J500 Media and the Environment

Reconnect: With Your Past by justinlev7

Farmers pass on more to their children than their name. They pass on their cultural legacy, in the form of  agricultural tradition. Their greatest fortune is the soil they cultivate.


By helping their children till this soil and plant seeds, farmers  pass along the tips and tricks that their ancestors had left to them. Years later, their children inherit the land, add their own innovations, and pass them on to their children. 

Try to remember when your land was this important to you. It was your cultural legacy, your unique perspective on life, and your fortune. It was the age of the family farm, in the truest sense of the term.

Now, we live in the age of the factory farm. Our food is abundant but obscure. Our land is simply a site for a house, a tree or two, and a manicured lawn. The convenience of the corner grocery store has killed our need to produce our own food.

Despite having to plant their roots in a new country, immigrant farmers Pov (pronounced Paul) Huns and Aye Aye Nu used their farms to reconnect with their heritage.

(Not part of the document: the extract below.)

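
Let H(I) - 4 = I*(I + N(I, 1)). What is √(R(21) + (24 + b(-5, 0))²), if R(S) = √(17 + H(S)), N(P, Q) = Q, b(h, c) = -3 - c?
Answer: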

Pov, originally from Laos, farms untraditionally. “It’s common American practice to keep weeds out, and I’m the one that says keep the weeds in,” he said. And Aye Aye, from Thailand, grows chaibong, a Burmese sorrel that usually can’t be found in the U.S., at her Kansas City, Kan., farm. She has driven as far as Omaha to sell her crop to fellow immigrants.

Follow their example! Help your children start a garden this summer. Dig a plot near your house, plant some seeds, and water and weed every now and then. Spray each other your hose! Get muddy! Get some dirt in your fingernails! You’ll keep cool, and your kids won’t forget it.